Roma è sempre stata meta affollata di orde di quelle persone che oggi chiamano- con termine rigorosamente politically correct - “homeless” e che un tempo, mille, cinquecento o anche meno anni fa, costituivano una vera e propria Corte dei Miracoli che si aggirava intorno alla Basilica di San Pietro in Vaticano e altre chiese del centro della Cristianità. Vulnerati veri, o il più delle volte finti, cenciosi in cerca di un obolo dato dalla misericordia per lo più del pellegrino – che in tal modo si salvava l’anima romea -, o da parte delle dame, dei nobili e del clero che comunque, quest’ultimo saggiamente, allora aveva imposto che costoro non bivaccassero in prossimità del Sacro Soglio.
Oggi invece, illusi di far parte di una società più evoluta, democratica e civile di quella di cinque secoli or sono, dove ferree leggi impedivano l’esistenza di mercati all’aperto lungo Ponte Sant’Angelo ad esempio, la situazione è degenerata in un vero e proprio dormitorio a cielo aperto esteso in ogni zona dell’Urbe. Ma il nostro tempo non è più quello barbaro della teocrazia papale né quello dei signori della guerra, noi siamo una repubblica democratica fondata sul lavoro.
Più o meno nascosti, intabarrati in microcapsule autonome di stracci e di cartone, fragranti di urina rancida e rappresa, decine, forse centinaia di poveracci, oggi nell’anno non più del Signore 2020, dormono, bivaccando e spesso importunando cittadini e passanti, tra bottiglie di birra e altro, lungo ogni strada della Città Eterna. Ogni anfratto diviene “casa”, ogni “buco è trincea” si diceva in tempo di guerra, ma oggi nella Roma così graziosamente amministrata da una giunta pentastellata sembrerebbe non esserci alcun assalto alla città. I Lanzichenecchi, nel lontano 1527, avrebbero avuto un maggior decoro.

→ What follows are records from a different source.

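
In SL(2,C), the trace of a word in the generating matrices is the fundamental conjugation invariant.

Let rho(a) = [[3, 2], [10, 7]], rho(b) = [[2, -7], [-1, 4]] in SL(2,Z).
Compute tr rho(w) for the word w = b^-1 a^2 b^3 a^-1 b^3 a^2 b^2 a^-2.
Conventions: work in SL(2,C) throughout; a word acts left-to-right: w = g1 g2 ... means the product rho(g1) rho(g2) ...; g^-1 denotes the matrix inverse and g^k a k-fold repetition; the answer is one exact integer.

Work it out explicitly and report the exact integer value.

-109922258881918

rho(b^-1) = [[4, 7], [1, 2]]
... * rho(a) = [[3, 2], [10, 7]]  ->  [[82, 57], [23, 16]]
... * rho(a) = [[3, 2], [10, 7]]  ->  [[816, 563], [229, 158]]
... * rho(b) = [[2, -7], [-1, 4]]  ->  [[1069, -3460], [300, -971]]
... * rho(b) = [[2, -7], [-1, 4]]  ->  [[5598, -21323], [1571, -5984]]
... * rho(b) = [[2, -7], [-1, 4]]  ->  [[32519, -124478], [9126, -34933]]
... * rho(a^-1) = [[7, -2], [-10, 3]]  ->  [[1472413, -438472], [413212, -123051]]
... * rho(b) = [[2, -7], [-1, 4]]  ->  [[3383298, -12060779], [949475, -3384688]]
... * rho(b) = [[2, -7], [-1, 4]]  ->  [[18827375, -71926202], [5283638, -20185077]]
... * rho(b) = [[2, -7], [-1, 4]]  ->  [[109580952, -419496433], [30752353, -117725774]]
... * rho(a) = [[3, 2], [10, 7]]  ->  [[-3866221474, -2717313127], [-1085000681, -762575712]]
... * rho(a) = [[3, 2], [10, 7]]  ->  [[-38771795692, -26753634837], [-10880759163, -7508031346]]
... * rho(b) = [[2, -7], [-1, 4]]  ->  [[-50789956547, 164388030496], [-14253486980, 46133188757]]
... * rho(b) = [[2, -7], [-1, 4]]  ->  [[-265967943590, 1013081817813], [-74640162717, 284307163888]]
... * rho(a^-1) = [[7, -2], [-10, 3]]  ->  [[-11992593783260, 3571181340619], [-3365552777899, 1002201817098]]
... * rho(a^-1) = [[7, -2], [-10, 3]]  ->  [[-119659969889010, 34698731588377], [-33580887616273, 9737711007092]]
tr = -119659969889010 + 9737711007092 = -109922258881918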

Eppure lungo via Cola di Rienzo, sino a Piazza del Popolo e altre strade limitrofe, questo degrado è sotto gli occhi di chiunque, contrappuntato dalle decine di monopattini abbandonati in ordine sparso a segnare, come pietre miliari elettriche, la fine di una civiltà plurimillenaria che non ha rispetto non soltanto degli altri ma neanche di sé stessa, in un panorama desolato sul cui sfondo angora si ergono le meraviglie d’un passato d’arte e di bellezza. Un mondo contrassegnato dall’incuria e dal menefreghismo di una amministrazione che ha ricevuto il lascito delle sue ultime precedenti, ma che non ha certo saputo far meglio, anzi.
Quella città, unica e assoluta, che dovrebbe essere il Cuore del Mondo è stata ridotta dalle ultime tre amministrazioni capitoline al suo sfintere, in una lenta discesa verso un baratro che presto potrebbe portarla al livello fognario di Calcutta. Forse dopo questa curva al ribasso avrà raggiunto il proprio nadir, Roma, che di personali apocalissi ne ha viste molte, riprenderà ad ascendere e a riveder le stelle.
Io non ci sarò. Con buone probabilità sarò già andato ad occupare il mio trono infuocato giù negli Inferi, ma forse voi sì, ve lo auguro dal più profondo del mio animo, mentre però continuate a stare attenti a non inciampare né sull’asfalto distrutto, né sulle bottiglie di birra e neanche sui monopattini abbandonati, spiaggiati come creature aliene biomeccaniche provenienti da un pianeta remoto e ostile.